Please trust me that while I’ve only seen Krush live a handful or so of times, I have listened to countless hours of his recorded concert performances, and this is, I believe, one of his finest. Krush originated as a Japanese hip-hop DJ, and from the beginning emphasized abstraction and atmosphere, as well as utilized regional music and sonic culture as source material and inspiration.
This hour-long set was first streamed in late February as part of the MUSO Cultural Festival, broadcast from the temple Daichuji, located in the Japanese city of Numazu, Shizuoka, by the foot of Mount Ashitaka. A brief accompanying statement explains: “Within the temple, a conceptual live performance was filmed as if to experience the essence of Zen through sound.” The festival takes its name from Muso Soseki, who founded Daichuji in 1313.

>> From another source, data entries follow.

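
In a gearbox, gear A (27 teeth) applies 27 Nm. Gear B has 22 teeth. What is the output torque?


Given: N1 = 27, N2 = 22, T1 = 27 Nm
Using T2/T1 = N2/N1
T2 = T1 * N2 / N1
T2 = 27 * 22 / 27
T2 = 594 / 27
T2 = 22 Nm

22 Nm


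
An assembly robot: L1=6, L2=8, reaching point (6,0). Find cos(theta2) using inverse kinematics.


Given: L1 = 6, L2 = 8, target (x, y) = (6, 0)
Using cos(theta2) = (x^2 + y^2 - L1^2 - L2^2) / (2*L1*L2)
x^2 + y^2 = 6^2 + 0 = 36
L1^2 + L2^2 = 36 + 64 = 100
Numerator = 36 - 100 = -64
Denominator = 2*6*8 = 96
cos(theta2) = -64/96 = -2/3

-2/3


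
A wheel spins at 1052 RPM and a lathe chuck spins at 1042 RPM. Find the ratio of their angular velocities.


Given: RPM_A = 1052, RPM_B = 1042
omega = 2*pi*RPM/60, so omega_A/omega_B = RPM_A / RPM_B
omega_A/omega_B = 1052 / 1042
omega_A/omega_B = 526/521

526/521


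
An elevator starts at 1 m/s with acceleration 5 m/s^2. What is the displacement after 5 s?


Given: v0 = 1 m/s, a = 5 m/s^2, t = 5 s
Using s = v0*t + (1/2)*a*t^2
s = 1*5 + (1/2)*5*5^2
s = 5 + (1/2)*125
s = 5 + 125/2
s = 135/2

135/2 m


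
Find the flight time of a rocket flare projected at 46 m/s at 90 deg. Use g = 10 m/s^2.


Given: v0 = 46 m/s, theta = 90 deg, g = 10 m/s^2
sin(90) = 1
Using T = 2*v0*sin(theta) / g
T = 2*46*1 / 10
T = 92 / 10
T = 46/5 s

46/5 s


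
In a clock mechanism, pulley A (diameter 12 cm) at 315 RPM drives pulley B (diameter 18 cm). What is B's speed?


Given: D1 = 12 cm, w1 = 315 RPM, D2 = 18 cm
Using D1*w1 = D2*w2
w2 = D1*w1 / D2
w2 = 12*315 / 18
w2 = 3780 / 18
w2 = 210 RPM

210 RPM


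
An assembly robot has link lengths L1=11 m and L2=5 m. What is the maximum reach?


Given: L1 = 11 m, L2 = 5 m
For a 2-link planar arm, max reach = L1 + L2 (fully extended)
Max reach = 11 + 5
Max reach = 16 m

16 m


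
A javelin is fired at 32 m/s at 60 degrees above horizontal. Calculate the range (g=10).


Given: v0 = 32 m/s, theta = 60 deg, g = 10 m/s^2
sin(2*60) = sin(120) = sqrt(3)/2
Using R = v0^2 * sin(2*theta) / g
R = 32^2 * (sqrt(3)/2) / 10
R = 1024 * sqrt(3) / 20
R = 256/5*sqrt(3) m

256/5*sqrt(3) m


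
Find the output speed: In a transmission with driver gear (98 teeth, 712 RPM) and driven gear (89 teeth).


Given: N1 = 98 teeth, w1 = 712 RPM, N2 = 89 teeth
Using N1*w1 = N2*w2
w2 = N1*w1 / N2
w2 = 98*712 / 89
w2 = 69776 / 89
w2 = 784 RPM

784 RPM


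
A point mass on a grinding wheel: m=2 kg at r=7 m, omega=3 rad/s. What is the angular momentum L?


Given: m = 2 kg, r = 7 m, omega = 3 rad/s
For a point mass: I = m*r^2
I = 2*7^2 = 2*49 = 98
L = I*omega = 98*3
L = 294 kg*m^2/s

294 kg*m^2/s


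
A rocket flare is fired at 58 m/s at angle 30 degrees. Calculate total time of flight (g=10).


Given: v0 = 58 m/s, theta = 30 deg, g = 10 m/s^2
sin(30) = 1/2
Using T = 2*v0*sin(theta) / g
T = 2*58*1/2 / 10
T = 58 / 10
T = 29/5 s

29/5 s


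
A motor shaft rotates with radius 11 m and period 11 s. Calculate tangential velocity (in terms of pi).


Given: radius r = 11 m, period T = 11 s
Using v = 2*pi*r / T
v = 2*pi*11 / 11
v = 22*pi / 11
v = 2*pi m/s

2*pi m/s


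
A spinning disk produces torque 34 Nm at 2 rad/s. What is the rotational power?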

The show opens with an exceptionally sparse seven minutes of elegant, cautious play, then ratchets up to something closer to the smokey, noir quality of his early work. From there the pace slowly builds, remaining downtempo throughout, but gaining depth: more sounds, more motion, more contrast. Even as the audio accrues, there remains room for the slightest hand gesture to bring a warble to the surface, for his wrists to syncopate martial drums and drop in quick samples. So much gets folded in: dance music, chanting, birdsong, and rapturous percussion stuttered in his mixer.
The show ends as it began, with choice bits of sound, wooden flutes from some of his most famous music, until the beats drop out. From there on, for the last five minutes or so, the work is Krush at his most ghostly, not mournful so much as reflective, peaceful, finally resolving in a climactic drone before dissipating like a candle blown out.